A sentirla dire, la sua lunga carriera è stata un divertimento. Lei è un’autrice… e scrivere è un lavoro bellissimo…Anche se la regista ci tiene a precisare che il divertimento non è poca applicazione, ma il contrario.

Sorride spesso, Lina. Un’ombra fugace le attraversa il volto, peraltro sempre fondamentalmente sereno, quando cita il marito Enrico Job, con cui è stata insieme 44 anni, quest’anno sarebbe stato il 45esimo, se non fosse mancato. E al marito deve anche il suo legame col vino. La famiglia di lui, in Franciacorta, aveva un vigneto, per cui è stato naturale che Lina producesse champagne. Un’attività che la regista si augura possa continuare anche nelle generazioni seguenti, tramite sua figlia.

Questo frammento di una vita d’artista, legato al vino, ben si intona con la tradizione di Musicultura, che è anche una tradizione di vini.
L’incontro con Lina Wertmuller è avvenuto a Macerata nell’ambito dell’appuntamento denominato ‘diVini Versi’, che insieme a ‘Il libro nel cortile’ e ai concerti in piazza, affianca tutti gli anni le serate vere e proprie di Musicultura, che si snodano su tre giorni.

A chi le ha chiesto come mai avesse deciso di iscriversi all’Accademia teatrale, Lina Wertmüller ha fatto il nome della sua amica Flora Carabella, la donna che poi avrebbe sposato Mastroianni e che le fece conoscere Fellini.

Quindi è stato tutto un susseguirsi di ricordi, ravvivati da spezzoni di film, che sono stati proiettati nell’auditorium San Paolo in cui è avvenuto l’incontro. Da ‘Gianburrasca’, in cui Lina lavorò con Nino Rota a ‘Mannaggia alla miseria’ recentemente trasmesso in prima serata su Raiuno.
Simpaticamente la Wertmüller ha detto di aver amato da sempre Giamburrasca, perché lei era una bambina terribile cacciata da ben 11 scuole. Ma poi ha aggiunto che il ‘Giornalino di Giamburrasca’ era un libro amato da sua madre, che girava per casa e di cui si era subito innamorata.
Di ricordo in ricordo il discorso non poteva non toccare ‘Mimì metallurgico ferito nell’onore’ e Giancarlo Giannini, che lei prese dal teatro, in cui recitava con i capelli, per via di quel ciuffo che gli copriva sempre gli occhi.
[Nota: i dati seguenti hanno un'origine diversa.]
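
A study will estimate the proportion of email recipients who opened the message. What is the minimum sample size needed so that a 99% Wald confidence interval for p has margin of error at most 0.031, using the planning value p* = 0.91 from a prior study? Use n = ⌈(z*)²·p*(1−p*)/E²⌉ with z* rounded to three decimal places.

n = 566

For 99% confidence, z* = 2.576.
p*(1−p*) = 0.0819.
Required n before rounding: 6.635776 × 0.0819 / 0.031² = 565.526.
Rounding up, n = 566.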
Era un Giannini sulla cui carriera cinematografica nessuno allora avrebbe scommesso. Ma lei lo prese “perché era bravo”, così come prese Mariangela Melato “perché era brava”.

Il pomeriggio è finito con le incursioni musicali di Lixandru Ion (noto in Romania come Batàlu Nelu), con i ragazzi della facoltà di Scienze della comunicazione che hanno sfilato sulle note della musica di Giamburrasca e con Lina che ha firmato gli autografi alla gente che si è avvicinata.

Musicultura, a Macerata, non è solo canzonette.